Fleeing has become increasingly difficult, as the jihadis try to keep people in. Unable to get permission to leave, Naef al-Asaad (55) paid a smuggler $150 per (€140) person to get 10 members of his family from the Isis-held town of Shadadi to the Turkish border. On the way, one person stepped on a land mine, causing a blast that killed Asaad’s daughter, her husband, two of their children and one other relative, he said.

“Isis would not let us leave,” Asaad said. “They said, ‘You are going to the infidels.’”

The group still terrifies those who have lived under it, and many who have sought refuge in southern Turkey fear that Islamic State agents there will target them for criticising the group. They spoke on the condition of anonymity.

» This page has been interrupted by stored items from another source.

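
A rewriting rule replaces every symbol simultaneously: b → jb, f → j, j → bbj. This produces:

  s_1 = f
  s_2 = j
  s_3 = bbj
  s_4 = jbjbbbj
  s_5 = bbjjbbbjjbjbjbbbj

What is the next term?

φ(bbjjbbbjjbjbjbbbj) expands symbol-by-symbol to jb jb bbj bbj jb jb jb bbj bbj jb bbj jb bbj jb jb jb bbj; joining the 17 pieces gives the next term.

jbjbbbjbbjjbjbjbbbjbbjjbbbjjbbbjjbjbjbbbj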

Even some who had much to gain from the jihadis’ rule had little interest in staying. The former oil technician said he had earned $150 per month from the Syrian government before his salary was cut in March. Islamic State then hired him to work in the same oil field, he said, first paying him $450 per month, then $675.

He said they paid him well because they had few others who could do his job. They even caught him smoking at work once – a punishable offense for the jihadis – but let him off with a warning. But it bothered him that his children had no school to attend, and he worried that he could be forced to work in Iraq. So he paid a smuggler to get him, his wife and their three children to Turkey. They recently arrived in Greece by boat, hoping to continue to Germany.

Another technician who worked in a natural gas field said he and his colleagues kept working when the jihadis seized their plant, carrying out orders their boss received from Islamic State. “Our job was to open this and connect that,” he said. “Who is in charge? We don’t ask.” But the plant had been damaged in the war, and instead of producing refined gas products like they used to, they sent a much smaller amount of unrefined gas to the Syrian government. He did not know what the jihadis received in return.

Like many, he said that the jihadis’ promises of statehood had failed to materialize. “Public support is important, and they don’t have it,” he said. “People heard good words from them but didn’t see anything good come out of it.”